Onlar üç aşık gönül… Üç sevdalı yürek…Biri kalemini konuşturdu ,biri neyini biri de süt tatlısını… Sevdayı her dilde konuşturana aşık derler…
Mehmet Akif, Neyzen Tevfik ve Bandırmalı Tatlıcı Ali Efendi…

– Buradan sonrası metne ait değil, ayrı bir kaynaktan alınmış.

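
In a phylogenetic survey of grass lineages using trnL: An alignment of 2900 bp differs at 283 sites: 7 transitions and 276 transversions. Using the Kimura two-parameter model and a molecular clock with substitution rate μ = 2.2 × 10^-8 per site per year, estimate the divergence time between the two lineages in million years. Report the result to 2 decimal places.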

‘’Dem bu demdir dem bu demdir dem bu dem. Her geceyi son gecen her günü son günün görüyorsun. Gittikçe dost öksüzü oluyorsunuz. Dost çöküyor , akran çöküyor. Yaşlı insan kafir de olsa hürmet edin mehcur . Yaşlanmış artık irade yok kendisinde tabi . Neyzen Tevfik’i tanırım . Mehmet Akif’i de tanırdım. Hatta safahatta da vardır; ‘’ Derviş Ahmet’’ şiirini Neyzen Tevfik’in 3400. tövbesinden istifası nedeniyle yazmıştır. ‘’der Bandırmalı Tatlıcı Ali Efendi, yaşlılığın son deminde arkadaş ortamında . Altı bay Bakırköy’de kalırdı. Altı ay dışarda kalırdı.
-‘’Bahsettiğiniz dalların hiç birinde istişarım yok. ‘’
– ‘’ Öyleyse ne için beni ziyaret ediyorsunuz.?’’
-‘’Mehmet Akife muhabbetimiz fazladır.’’ dedi Ali Efendi ve gözleri doldu. O anlar gözünün önünde canlandığından olacak bir derin iç çekti nefes aldı ve nefesle birlikte bir derin ahıı içinden salıverdi sanki…Anlatmaya devam etti:
-‘’Bir anda fena oldu. Akifim Akifim Akifim Akifim Akifim Akifim dedi.’’ Ali Efendi öyle bir Akifimm diye seslendi ki, sanki Neyzen Tevfik yıllar öncesinden hala Akifimm diye yanık yanık söylüyordu.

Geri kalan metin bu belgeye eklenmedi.